A group of western Kentucky businesses and farmers are sending help hundreds of miles away to another group of farmers impacted by flooding several months ago.
The purpose is to give them supplies to get them back in business.
“We start in the woods, bring them in, take the bark off and set them off to dry so they’re properly treated,” says David Miller of Green River Post, describing how the wooden posts are made.To him, the wooden posts his company is donating are also symbols of rebuilding for farmers in Nebraska, who faced severe flooding this past spring.
“I went on the internet and saw a lot of the pictures of what happened out there, and I said, ‘Yes, let’s do something,'” Miller recalled.
His company donated posts and trucks to deliver them. More than $16,000 in supplies were loaded up this morning at Calhoun Feed in Madisonville. Wooden posts, barbed wire, and other items will be sent to farmers along rivers that saw historic flooding.
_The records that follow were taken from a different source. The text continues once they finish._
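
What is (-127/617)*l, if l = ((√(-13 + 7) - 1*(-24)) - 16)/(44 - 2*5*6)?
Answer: 127/1234 + 127*I*√6/9872 ≈ 0.10292 + 0.031512*I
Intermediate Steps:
l = -½ - I*√6/16 (l = ((√(-6) + 24) - 16)/(44 - 10*6) = ((I*√6 + 24) - 16)/(44 - 60) = ((24 + I*√6) - 16)/(-16) = (8 + I*√6)*(-1/16) = -½ - I*√6/16 ≈ -0.5 - 0.15309*I)
(-127/617)*l = (-127/617)*(-½ - I*√6/16) = (-127*1/617)*(-½ - I*√6/16) = -127*(-½ - I*√6/16)/617 = 127/1234 + 127*I*√6/9872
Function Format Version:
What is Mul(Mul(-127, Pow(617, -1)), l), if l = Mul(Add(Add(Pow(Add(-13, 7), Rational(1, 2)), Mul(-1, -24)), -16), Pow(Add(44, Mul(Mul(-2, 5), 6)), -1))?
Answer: Add(Rational(127, 1234), Mul(Rational(127, 9872), I, Pow(6, Rational(1, 2)))) ≈ Add(0.10292, Mul(0.031512, I))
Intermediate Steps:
l = Add(Rational(-1, 2), Mul(Rational(-1, 16), I, Pow(6, Rational(1, 2)))) (l = Mul(Add(Add(Pow(-6, Rational(1, 2)), 24), -16), Pow(Add(44, Mul(-10, 6)), -1)) = Mul(Add(Add(Mul(I, Pow(6, Rational(1, 2))), 24), -16), Pow(Add(44, -60), -1)) = Mul(Add(Add(24, Mul(I, Pow(6, Rational(1, 2)))), -16), Pow(-16, -1)) = Mul(Add(8, Mul(I, Pow(6, Rational(1, 2)))), Rational(-1, 16)) = Add(Rational(-1, 2), Mul(Rational(-1, 16), I, Pow(6, Rational(1, 2)))) ≈ Add(-0.50000, Mul(-0.15309, I)))
Mul(Mul(-127, Pow(617, -1)), l) = Mul(Mul(-127, Pow(617, -1)), Add(Rational(-1, 2), Mul(Rational(-1, 16), I, Pow(6, Rational(1, 2))))) = Mul(Mul(-127, Rational(1, 617)), Add(Rational(-1, 2), Mul(Rational(-1, 16), I, Pow(6, Rational(1, 2))))) = Mul(Rational(-127, 617), Add(Rational(-1, 2), Mul(Rational(-1, 16), I, Pow(6, Rational(1, 2))))) = Add(Rational(127, 1234), Mul(Rational(127, 9872), I, Pow(6, Rational(1, 2))))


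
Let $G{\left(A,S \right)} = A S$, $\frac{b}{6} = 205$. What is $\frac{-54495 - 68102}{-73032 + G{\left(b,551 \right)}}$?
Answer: $- \frac{122597}{604698} \approx -0.20274$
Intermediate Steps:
$b = 1230$ ($b = 6 \cdot 205 = 1230$)
$\frac{-54495 - 68102}{-73032 + G{\left(b,551 \right)}} = \frac{-54495 - 68102}{-73032 + 1230 \cdot 551} = - \frac{122597}{-73032 + 677730} = - \frac{122597}{604698}$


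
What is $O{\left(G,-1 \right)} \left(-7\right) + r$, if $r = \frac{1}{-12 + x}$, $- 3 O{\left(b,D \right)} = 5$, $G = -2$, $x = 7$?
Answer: $\frac{172}{15} \approx 11.467$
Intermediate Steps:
$O{\left(b,D \right)} = - \frac{5}{3}$ ($O{\left(b,D \right)} = \left(- \frac{1}{3}\right) 5 = - \frac{5}{3}$)
$r = - \frac{1}{5}$ ($r = \frac{1}{-12 + 7} = \frac{1}{-5} = - \frac{1}{5} \approx -0.2$)
$O{\left(G,-1 \right)} \left(-7\right) + r = \left(- \frac{5}{3}\right) \left(-7\right) - \frac{1}{5} = \frac{35}{3} - \frac{1}{5} = \frac{172}{15}$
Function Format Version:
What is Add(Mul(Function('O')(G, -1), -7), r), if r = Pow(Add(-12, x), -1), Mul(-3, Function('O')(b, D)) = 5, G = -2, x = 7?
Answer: Rational(172, 15) ≈ 11.467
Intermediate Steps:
Function('O')(b, D) = Rational(-5, 3) (Function('O')(b, D) = Mul(Rational(-1, 3), 5) = Rational(-5, 3))
r = Rational(-1, 5) (r = Pow(Add(-12, 7), -1) = Pow(-5, -1) = Rational(-1, 5) ≈ -0.20000)
Add(Mul(Function('O')(G, -1), -7), r) = Add(Mul(Rational(-5, 3), -7), Rational(-1, 5)) = Add(Rational(35, 3), Rational(-1, 5)) = Rational(172, 15)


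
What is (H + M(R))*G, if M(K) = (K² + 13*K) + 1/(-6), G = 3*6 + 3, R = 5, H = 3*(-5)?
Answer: 3143/2 ≈ 1571.5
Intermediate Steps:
H = -15
G = 21 (G = 18 + 3 = 21)
M(K) = -⅙ + K² + 13*K (M(K) = (K² + 13*K) - ⅙ = -⅙ + K² + 13*K)
(H + M(R))*G = (-15 + (-⅙ + 5² + 13*5))*21 = (-15 + (-⅙ + 25 + 65))*21 = (-15 + 539/6)*21 = (449/6)*21 = 3143/2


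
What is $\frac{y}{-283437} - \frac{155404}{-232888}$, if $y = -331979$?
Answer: $\frac{30340292225}{16502269014} \approx 1.8386$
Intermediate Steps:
$\frac{y}{-283437} - \frac{155404}{-232888} = - \frac{331979}{-283437} - \frac{155404}{-232888} = \left(-331979\right) \left(- \frac{1}{283437}\right) - - \frac{38851}{58222} = \frac{331979}{283437} + \frac{38851}{58222} = \frac{30340292225}{16502269014}$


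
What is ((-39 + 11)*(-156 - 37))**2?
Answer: 29203216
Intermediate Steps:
((-39 + 11)*(-156 - 37))**2 = (-28*(-193))**2 = 5404**2 = 29203216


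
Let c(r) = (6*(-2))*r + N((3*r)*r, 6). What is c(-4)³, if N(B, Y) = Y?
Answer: 157464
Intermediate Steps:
c(r) = 6 - 12*r (c(r) = (6*(-2))*r + 6 = -12*r + 6 = 6 - 12*r)
c(-4)³ = (6 - 12*(-4))³ = (6 + 48)³ = 54³ = 157464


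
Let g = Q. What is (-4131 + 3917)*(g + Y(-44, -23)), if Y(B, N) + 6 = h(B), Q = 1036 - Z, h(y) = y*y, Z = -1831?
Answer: -1026558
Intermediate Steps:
h(y) = y**2
Q = 2867 (Q = 1036 - 1*(-1831) = 1036 + 1831 = 2867)
Y(B, N) = -6 + B**2
g = 2867
(-4131 + 3917)*(g + Y(-44, -23)) = (-4131 + 3917)*(2867 + (-6 + (-44)**2)) = -214*(2867 + (-6 + 1936)) = -214*(2867 + 1930) = -214*4797 = -1026558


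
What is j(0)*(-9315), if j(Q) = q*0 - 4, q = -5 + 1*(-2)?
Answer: 37260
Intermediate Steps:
q = -7 (q = -5 - 2 = -7)
j(Q) = -4 (j(Q) = -7*0 - 4 = 0 - 4 = -4)
j(0)*(-9315) = -4*(-9315) = 37260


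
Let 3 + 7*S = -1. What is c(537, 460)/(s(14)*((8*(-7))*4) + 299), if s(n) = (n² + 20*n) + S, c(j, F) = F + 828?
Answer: -184/15171 ≈ -0.012128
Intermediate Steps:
c(j, F) = 828 + F
S = -4/7 (S = -3/7 + (⅐)*(-1) = -3/7 - ⅐ = -4/7 ≈ -0.57143)
s(n) = -4/7 + n² + 20*n (s(n) = (n² + 20*n) - 4/7 = -4/7 + n² + 20*n)
c(537, 460)/(s(14)*((8*(-7))*4) + 299) = (828 + 460)/((-4/7 + 14² + 20*14)*((8*(-7))*4) + 299) = 1288/((-4/7 + 196 + 280)*(-56*4) + 299) = 1288/((3328/7)*(-224) + 299) = 1288/(-106496 + 299) = 1288/(-106197) = 1288*(-1/106197) = -184/15171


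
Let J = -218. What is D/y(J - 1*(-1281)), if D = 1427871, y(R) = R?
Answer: 1427871/1063 ≈ 1343.2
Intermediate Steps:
D/y(J - 1*(-1281)) = 1427871/(-218 - 1*(-1281)) = 1427871/(-218 + 1281) = 1427871/1063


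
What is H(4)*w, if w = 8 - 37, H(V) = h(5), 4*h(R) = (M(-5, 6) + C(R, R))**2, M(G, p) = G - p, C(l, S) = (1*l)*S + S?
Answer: -10469/4 ≈ -2617.3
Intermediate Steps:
C(l, S) = S + S*l (C(l, S) = l*S + S = S*l + S = S + S*l)
h(R) = (-11 + R*(1 + R))**2/4 (h(R) = ((-5 - 1*6) + R*(1 + R))**2/4 = ((-5 - 6) + R*(1 + R))**2/4 = (-11 + R*(1 + R))**2/4)
H(V) = 361/4 (H(V) = (-11 + 5*(1 + 5))**2/4 = (-11 + 5*6)**2/4 = (-11 + 30)**2/4 = (1/4)*19**2 = (1/4)*361 = 361/4)
w = -29
H(4)*w = (361/4)*(-29) = -10469/4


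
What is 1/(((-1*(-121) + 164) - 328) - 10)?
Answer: -1/53 ≈ -0.018868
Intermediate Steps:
1/(((-1*(-121) + 164) - 328) - 10) = 1/(((121 + 164) - 328) - 10) = 1/((285 - 328) - 10) = 1/(-43 - 10) = 1/(-53) = -1/53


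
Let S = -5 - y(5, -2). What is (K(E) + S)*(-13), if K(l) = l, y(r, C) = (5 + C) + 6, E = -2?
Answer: 208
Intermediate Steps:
y(r, C) = 11 + C
S = -14 (S = -5 - (11 - 2) = -5 - 1*9 = -5 - 9 = -14)
(K(E) + S)*(-13) = (-2 - 14)*(-13) = -16*(-13) = 208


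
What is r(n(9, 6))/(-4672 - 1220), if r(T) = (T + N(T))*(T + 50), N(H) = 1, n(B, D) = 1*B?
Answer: -295/2946 ≈ -0.10014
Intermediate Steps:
n(B, D) = B
r(T) = (1 + T)*(50 + T) (r(T) = (T + 1)*(T + 50) = (1 + T)*(50 + T))
r(n(9, 6))/(-4672 - 1220) = (50 + 9² + 51*9)/(-4672 - 1220) = (50 + 81 + 459)/(-5892) = 590*(-1/5892) = -295/2946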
“What that did was that ice flow went through and a 10-11 foot wall of water took out all the fencing for their cattle, which is a high capacity cattle area where this happened,” says Curtis Dame of the Hopkins Co. Cooperative Extension Service, recalling the flooding in Nebraska that happened in March.
One of the things the farmers will use these wooden posts for is to set up boundaries for their livestock that were taken out during the flooding earlier this year.
“The flood of 1937 and 1927 in this area, historically, one of those 200 year floods that impacted the whole region. What they experienced there is on par or worse than what we experienced in ’37 here,” says Dame. He also says the fencing supplies should arrive by next Monday, and those livestock should be up in about two weeks to get farmers up and running again.
“Everything we do as far as fence posts is farm related. It affects us if we can help in any way, we want to be there,” Miller says.